31.03.1952, poniedziałek.
No teraz to chyba wpadliśmy. Rozklekotana ciężarówka zawiozła jakieś
dziesięć kilometrów od Tomaszowa w głębokie lasy. Baraki, śnieg po pas,
stołówka śmierdząca, przygnębiły nas bardzo. Zdaje się jesteśmy pogrzebani
żywcem co najmniej na trzy miesiące. Wszystkich jest nas 30,
z mojej dawnej grupy zostało tylko 14. Sychewicz odpadł na Cebuli; Woźniak,
Biegański, Śliwiński zostali wzięci do innej eskadry. Na razie
noc przespaliśmy normalnie. Bardzo zimno w barakach. Chyba już nigdy tak
nie wygrzejemy się jak w Dęblinie. Odkąd z niego wyjechaliśmy, bez przerwy
marzniemy. Tych 15 drugich, co są z nami, to jakieś ciołki. Nie to co chłopaki
z V eskadry. W ogóle jakaś taka dziwna cisza, pustka. Gubimy się po prostu
w olbrzymiej sali. Wczoraj, jadąc pociągiem "przygadaliśmy"
studentkę. Najpierw "zaatakował" Tadzio, później wsparliśmy. Baba z medycyny,
z Łodzi, adresu jednak nie chciała dać. W Tomaszowie też są normalne baby.
Przejeżdżając mogliśmy ocenić, ale cóż z tego, gdy odległość 13.000 m.
Nikogo z dowództwa jeszcze nie znamy, ale wrażeń na pewno nam nie zabraknie.
Których więcej, wesołych czy smutnych, zobaczymy. Na razie jesteśmy rozczarowani.
Z poprzedniego turnusu zostało 16-tu. Nie ukończyli programu i czekają
wiosny. Będą latać razem z nami. Stare wygi. Włosy do ramion. Nie myją
się. Na poranną gimnastykę nie wychodzą. Obskoczyli kelnerki i bufetową,
że do baby człowieku się nie dociśniesz. Ich grupowy został grupowym całej
naszej eskadry. Wysoki kapral Zaborowski. On, jak i jego koledzy z normalnego
naboru, z cywila, na każdym roku awansowali, na trzecim podostawali kaprali.

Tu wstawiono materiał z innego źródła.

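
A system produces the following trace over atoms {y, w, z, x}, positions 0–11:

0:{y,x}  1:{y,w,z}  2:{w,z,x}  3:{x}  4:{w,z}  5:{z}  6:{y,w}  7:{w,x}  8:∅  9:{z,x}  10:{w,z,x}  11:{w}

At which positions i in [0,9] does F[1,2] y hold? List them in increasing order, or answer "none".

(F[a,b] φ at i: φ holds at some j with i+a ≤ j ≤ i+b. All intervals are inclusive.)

Evaluate at each i in [0,9]:
  i=0: ✓ (witness j=1)
  i=1: ✗ (none in [2,3])
  i=2: ✗ (none in [3,4])
  i=3: ✗ (none in [4,5])
  i=4: ✓ (witness j=6)
  i=5: ✓ (witness j=6)
  i=6: ✗ (none in [7,8])
  i=7: ✗ (none in [8,9])
  i=8: ✗ (none in [9,10])
  i=9: ✗ (none in [10,11])

0, 4, 5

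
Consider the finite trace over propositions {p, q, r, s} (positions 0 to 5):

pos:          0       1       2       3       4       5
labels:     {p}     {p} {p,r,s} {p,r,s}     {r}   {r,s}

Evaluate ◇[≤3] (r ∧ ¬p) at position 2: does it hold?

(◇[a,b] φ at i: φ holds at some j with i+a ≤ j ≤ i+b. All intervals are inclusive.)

Holds

Check (r ∧ ¬p) at each j in [2,5]:
  j=2: false
  j=3: false
  j=4: true
  j=5: true
Found at j=4 → formula holds.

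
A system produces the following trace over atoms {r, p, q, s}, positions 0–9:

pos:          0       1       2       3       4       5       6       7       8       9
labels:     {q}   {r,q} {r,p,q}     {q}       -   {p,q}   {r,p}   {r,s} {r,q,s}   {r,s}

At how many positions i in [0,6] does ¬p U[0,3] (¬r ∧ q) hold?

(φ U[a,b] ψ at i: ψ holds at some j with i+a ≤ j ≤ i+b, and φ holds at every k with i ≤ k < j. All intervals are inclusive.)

4

Evaluate at each i in [0,6]:
  i=0: ✓ (rhs at j=0)
  i=1: ✗ (lhs fails at k=2 before rhs at j=3)
  i=2: ✗ (lhs fails at k=2 before rhs at j=3)
  i=3: ✓ (rhs at j=3)
  i=4: ✓ (rhs at j=5; lhs holds on [4,4])
  i=5: ✓ (rhs at j=5)
  i=6: ✗ (no rhs in [6,9])
Positions where it holds: {0, 3, 4, 5} → 4.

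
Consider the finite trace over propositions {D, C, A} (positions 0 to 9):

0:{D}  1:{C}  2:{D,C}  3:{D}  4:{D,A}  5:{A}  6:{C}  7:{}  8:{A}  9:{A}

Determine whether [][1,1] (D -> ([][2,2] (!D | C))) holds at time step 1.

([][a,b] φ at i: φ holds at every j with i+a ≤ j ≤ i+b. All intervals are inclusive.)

No

Check (D -> ([][2,2] (!D | C))) at every j in [2,2]:
  j=2: antecedent true; consequent fails at 4 → ✗
Fails at j=2 → formula fails.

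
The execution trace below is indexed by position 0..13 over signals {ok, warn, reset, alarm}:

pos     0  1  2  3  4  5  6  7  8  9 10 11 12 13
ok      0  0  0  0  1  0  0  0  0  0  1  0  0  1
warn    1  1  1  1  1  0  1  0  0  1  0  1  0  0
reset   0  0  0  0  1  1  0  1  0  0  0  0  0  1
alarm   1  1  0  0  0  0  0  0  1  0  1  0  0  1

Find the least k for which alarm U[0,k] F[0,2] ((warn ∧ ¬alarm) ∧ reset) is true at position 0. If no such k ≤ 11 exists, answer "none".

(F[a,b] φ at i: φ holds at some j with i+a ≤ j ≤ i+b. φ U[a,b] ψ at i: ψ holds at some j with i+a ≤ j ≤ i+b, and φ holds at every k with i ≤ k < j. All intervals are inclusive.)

Need earliest j ≥ 0 with F[0,2] ((warn ∧ ¬alarm) ∧ reset), and alarm at every k in [0,j-1].
  j=0: rhs fails.
  j=1: rhs fails.
  j=2: rhs holds; lhs holds on [0,1]. k = 2.

2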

Zaborowski początkowo myślał żeśmy żółtodzioby z cywila i chciał nas ustawić,
ale szybko przywołaliśmy go do porządku.
1.04.1952, wtorek.
Przygotowanie naziemne. Mokro, zimno, zupełnie jak na wiosnę. Po
wczorajszych zastrzykach czujemy się zupełnie dobrze. Jestem w drugim kluczu,
w grupie 6, z Szewczykiem, Galimskim, Kalitą i Żuberkiem (nie wiem dlaczego
pominąłem Krysę). Wczoraj poznaliśmy dowódcę eskadry i cały personel
latający.
Dowódca, kpt. Śmiechowski, wysoki mężczyzna o grubym karku i dużej
głowie ma wygląd prawdziwego myśliwca. Chociaż równie dobrze mógłby być
myśliwym. W ogóle wygląda na człowieka silnego fizycznie i wolą. Instruktor
ppr. Zalewski to niedużego wzrostu, niższego niż średni, młody mężczyzna.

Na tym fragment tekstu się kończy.